The Centers for Medicare and Medicaid Services (CMS) created the system of edit pairs to enable proper payment for services when performed together. Procedures that might logically be performed together are grouped into two columns, with the service described in the second code (the column 2 code) being regarded as a part of, or overlapping with, the service described in the main, or column 1, code.

The edit pairs are then assigned modifier indicators of 0 (not allowed), 1 (allowed), or 9 (not applicable). You can unbundle any edit pair assigned a modifier indicator of 1 with an NCCI-approved modifier as long as documentation supports doings so; for edit pairs with a 0 indicator “there are no modifiers associated with NCCI that are allowed to be used with this PTP code pair.” Consequently, “there are no circumstances in which both procedures of the PTP code pair should be paid for the same beneficiary on the same day by the same provider” per CMS guidelines (Source: www.cms.gov/Outreach-and-Education/Medicare-Learning-Network-MLN/ MLNProducts/Downloads/How-To-Use-NCCI-Tools.pdf).

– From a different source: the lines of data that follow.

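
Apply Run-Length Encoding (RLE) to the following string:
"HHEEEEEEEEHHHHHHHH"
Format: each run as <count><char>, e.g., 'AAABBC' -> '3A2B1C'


Scanning runs left to right:
  i=0: run of 'H' x 2 -> '2H'
  i=2: run of 'E' x 8 -> '8E'
  i=10: run of 'H' x 8 -> '8H'

RLE = 2H8E8H


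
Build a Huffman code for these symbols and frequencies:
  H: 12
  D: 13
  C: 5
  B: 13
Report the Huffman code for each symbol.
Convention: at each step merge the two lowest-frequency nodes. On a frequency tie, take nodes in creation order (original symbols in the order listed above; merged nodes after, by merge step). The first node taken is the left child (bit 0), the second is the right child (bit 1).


Huffman tree construction:
Step 1: Merge C(5) + H(12) = 17
Step 2: Merge D(13) + B(13) = 26
Step 3: Merge (C+H)(17) + (D+B)(26) = 43
Read each symbol's code off the tree from the root (left child = 0, right child = 1).

Codes:
  H: 01 (length 2)
  D: 10 (length 2)
  C: 00 (length 2)
  B: 11 (length 2)
Average code length: 86/43 = 2.0000 bits/symbol


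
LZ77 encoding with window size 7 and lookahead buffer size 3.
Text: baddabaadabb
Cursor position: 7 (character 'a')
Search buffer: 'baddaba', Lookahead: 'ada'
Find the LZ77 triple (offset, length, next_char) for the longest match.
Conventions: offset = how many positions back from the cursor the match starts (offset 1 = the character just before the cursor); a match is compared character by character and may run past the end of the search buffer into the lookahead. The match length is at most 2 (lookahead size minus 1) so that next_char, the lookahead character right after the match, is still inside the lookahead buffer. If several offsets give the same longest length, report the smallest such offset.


Try each offset into the search buffer:
  offset=1 (pos 6, char 'a'): match length 1
  offset=2 (pos 5, char 'b'): match length 0
  offset=3 (pos 4, char 'a'): match length 1
  offset=4 (pos 3, char 'd'): match length 0
  offset=5 (pos 2, char 'd'): match length 0
  offset=6 (pos 1, char 'a'): match length 2
  offset=7 (pos 0, char 'b'): match length 0
Longest match has length 2 at offset 6.
next_char = character at position 7 + 2 = 9 -> 'a'

Best match: offset=6, length=2 (matching 'ad' starting at position 1)
LZ77 triple: (6, 2, 'a')


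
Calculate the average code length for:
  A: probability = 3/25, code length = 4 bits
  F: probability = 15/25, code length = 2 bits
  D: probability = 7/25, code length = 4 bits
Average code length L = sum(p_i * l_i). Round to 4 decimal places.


Weighted contributions p_i * l_i:
  A: (3/25) * 4 = 12/25
  F: (15/25) * 2 = 30/25
  D: (7/25) * 4 = 28/25
Sum = (12 + 30 + 28)/25 = 70/25

L = 70/25 = 2.8000 bits/symbol


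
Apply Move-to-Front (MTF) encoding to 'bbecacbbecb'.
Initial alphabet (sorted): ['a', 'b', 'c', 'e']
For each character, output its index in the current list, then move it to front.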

In our particular scenario, there is a modifier indicator of 0 when 20660 is the column 2, or component code, to 77371 because CMS regards placement of a stereotactic head frame (the service described by 20660) as an integral part of the service described by 77371. So, the column 2 code, the 20660, is not separately reimbursable, and you cannot append modifier 59 on the service to receive additional reimbursement.